Breitbart died. Trump got elected. And the Republicans skewed into the nationalist cesspit.
The Proud Boys Pacific Islander co-founder went back home (after a large celebration party) and the group, getting more attention than ever, stopped caring about white supremacists joining up. This, in turn, led to chapters throughout the country… many of which are merely old white supremacist groups gathering under a different name. The allegations of being a racist group, once patently false, are now wholly accurate.
Project Veritas went from morally flawed action (access of a government building under a false identity, attempting to seduce a CNN reporter on camera) to simple dishonesty. The allegations of deceptive editing, once patently false, are now wholly accurate.
This does not, in any way, discredit their earlier actions and stances. This is at the core of my dissatisfaction with books like Max Boot’s Corrosion of Conservatism or Stuart Stevens’ It Was All a Lie. They’re simply wrong, and they’re trying to convince millions of people of a falsehood, whether to salve their consciences or to seek further employment among their former political opponents in the future. In both of these books, the history of the Republican party can be traced as fiction. What was being said behind the scenes isn’t what was being presented to the people.
This is hardly a new argument. It was made by David Brock, co-founder of Moveon.org (a site set up to argue that Clinton’s many criminal actions were of no consequence) back in 2002. It’s merely a grossly offensive and incorrect argument. It presupposes that the current positions of groups and people have always been either the secret faces or, at best, were seeds at the core of the groups.
There were seeds, certainly, but they were the same seeds which have always been present in humanity, the sources of all the classical tragedies: flaws, whether greed or vanity or the drive for power and influence, which allowed people to be drawn from their prior course. The Proud Boys didn’t start as racists. They decided, somewhere along the way, that the originators would rather be wealthy national power brokers than a double-handful of patriotic malcontents.
We can see it without the taint of Trump if we look back to Protest Warrior. They were a group from the early 2000s who would infiltrate protest marches while carrying signs and wearing shirts which subverted the messages of the group. Then, just as they were growing in popularity, they disappeared. That happened because the original members had a large influx of cash, and they started engaging in infighting, some engaged in tax fraud and the group stopped bothering to send out purchased material. No Trump involved… just a few simple, flawed human beings who started out as idealists and ended corrupt. Not even the entire organization was so; all it took was the failure of key members to take them down. A classic tragic cycle, from idealistic activists to criminals.
The Proud Boys and Project Veritas didn’t start out as corrupt groups, but they are now. Even if, at some time in the future after Trump has left office, they attempt to shift back to traditional patriotism or regain journalistic integrity, their actions during this time will remain. They may not always have been my opposition, but their flaws indicate that they should never have been trusted. That is a mistake I will not make again.

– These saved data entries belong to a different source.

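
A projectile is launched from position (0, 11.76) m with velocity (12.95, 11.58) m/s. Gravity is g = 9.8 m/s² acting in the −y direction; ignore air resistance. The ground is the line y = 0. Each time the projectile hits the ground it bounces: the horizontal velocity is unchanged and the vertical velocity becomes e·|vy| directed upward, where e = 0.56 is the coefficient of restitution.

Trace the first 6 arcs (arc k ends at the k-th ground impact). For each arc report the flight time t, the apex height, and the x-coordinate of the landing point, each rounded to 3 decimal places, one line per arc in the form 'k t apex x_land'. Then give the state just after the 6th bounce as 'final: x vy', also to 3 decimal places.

Arc 1: start y=11.760, vy=11.580 → t=3.130, apex=18.602, x_land=40.534, impact vy=-19.094
  bounce: vy ← 0.56·19.094 = 10.693
Arc 2: start y=0.000, vy=10.693 → t=2.182, apex=5.833, x_land=68.793, impact vy=-10.693
  bounce: vy ← 0.56·10.693 = 5.988
Arc 3: start y=0.000, vy=5.988 → t=1.222, apex=1.829, x_land=84.619, impact vy=-5.988
  bounce: vy ← 0.56·5.988 = 3.353
Arc 4: start y=0.000, vy=3.353 → t=0.684, apex=0.574, x_land=93.481, impact vy=-3.353
  bounce: vy ← 0.56·3.353 = 1.878
Arc 5: start y=0.000, vy=1.878 → t=0.383, apex=0.180, x_land=98.444, impact vy=-1.878
  bounce: vy ← 0.56·1.878 = 1.052
Arc 6: start y=0.000, vy=1.052 → t=0.215, apex=0.056, x_land=101.223, impact vy=-1.052
  bounce: vy ← 0.56·1.052 = 0.589

1 3.130 18.602 40.534
2 2.182 5.833 68.793
3 1.222 1.829 84.619
4 0.684 0.574 93.481
5 0.383 0.180 98.444
6 0.215 0.056 101.223
final: 101.223 0.589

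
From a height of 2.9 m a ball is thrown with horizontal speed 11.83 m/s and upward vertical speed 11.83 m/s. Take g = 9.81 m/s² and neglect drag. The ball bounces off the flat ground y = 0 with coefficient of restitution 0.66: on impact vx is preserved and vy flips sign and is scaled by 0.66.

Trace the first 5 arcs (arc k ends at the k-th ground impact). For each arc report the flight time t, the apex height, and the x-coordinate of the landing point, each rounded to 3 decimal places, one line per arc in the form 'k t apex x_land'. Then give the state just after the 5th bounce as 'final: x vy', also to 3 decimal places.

Arc 1: start y=2.900, vy=11.830 → t=2.636, apex=10.033, x_land=31.185, impact vy=-14.030
  bounce: vy ← 0.66·14.030 = 9.260
Arc 2: start y=0.000, vy=9.260 → t=1.888, apex=4.370, x_land=53.519, impact vy=-9.260
  bounce: vy ← 0.66·9.260 = 6.112
Arc 3: start y=0.000, vy=6.112 → t=1.246, apex=1.904, x_land=68.259, impact vy=-6.112
  bounce: vy ← 0.66·6.112 = 4.034
Arc 4: start y=0.000, vy=4.034 → t=0.822, apex=0.829, x_land=77.987, impact vy=-4.034
  bounce: vy ← 0.66·4.034 = 2.662
Arc 5: start y=0.000, vy=2.662 → t=0.543, apex=0.361, x_land=84.408, impact vy=-2.662
  bounce: vy ← 0.66·2.662 = 1.757

1 2.636 10.033 31.185
2 1.888 4.370 53.519
3 1.246 1.904 68.259
4 0.822 0.829 77.987
5 0.543 0.361 84.408
final: 84.408 1.757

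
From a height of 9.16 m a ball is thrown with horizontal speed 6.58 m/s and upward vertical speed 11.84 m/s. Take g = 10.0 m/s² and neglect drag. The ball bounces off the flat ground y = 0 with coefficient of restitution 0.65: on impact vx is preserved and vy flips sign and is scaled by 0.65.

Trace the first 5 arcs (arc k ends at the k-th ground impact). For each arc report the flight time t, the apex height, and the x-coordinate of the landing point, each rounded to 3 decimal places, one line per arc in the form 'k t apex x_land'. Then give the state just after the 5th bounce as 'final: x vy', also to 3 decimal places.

Arc 1: start y=9.160, vy=11.840 → t=2.982, apex=16.169, x_land=19.623, impact vy=-17.983
  bounce: vy ← 0.65·17.983 = 11.689
Arc 2: start y=0.000, vy=11.689 → t=2.338, apex=6.832, x_land=35.006, impact vy=-11.689
  bounce: vy ← 0.65·11.689 = 7.598
Arc 3: start y=0.000, vy=7.598 → t=1.520, apex=2.886, x_land=45.005, impact vy=-7.598
  bounce: vy ← 0.65·7.598 = 4.939
Arc 4: start y=0.000, vy=4.939 → t=0.988, apex=1.219, x_land=51.504, impact vy=-4.939
  bounce: vy ← 0.65·4.939 = 3.210
Arc 5: start y=0.000, vy=3.210 → t=0.642, apex=0.515, x_land=55.728, impact vy=-3.210
  bounce: vy ← 0.65·3.210 = 2.087

1 2.982 16.169 19.623
2 2.338 6.832 35.006
3 1.520 2.886 45.005
4 0.988 1.219 51.504
5 0.642 0.515 55.728
final: 55.728 2.087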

UPDATE: It was brought to my attention that I incorrectly presented Tusitala “Tiny” Toese of Samoa as a co-founder of the Proud Boys. He was typically included as a co-founder of Patriot Prayer, a related but distinct group. The criticism of Proud Boys’ corruption should have been directed at PP instead.
It is worth noting that Tiny Toese is currently a prominent member of the Proud Boys, after returning from Samoa, and that many other members of Patriot Prayer also have joined the group. It is additionally worth recognizing that Proud Boys have had many demonstrated associations with openly racist groups and have effectively incorporated smaller white supremacist gatherings throughout the country. The question is not whether Proud Boys has racist elements, but simply whether they ever had the opportunity to be corrupted or whether those elements were part of the group from the beginning.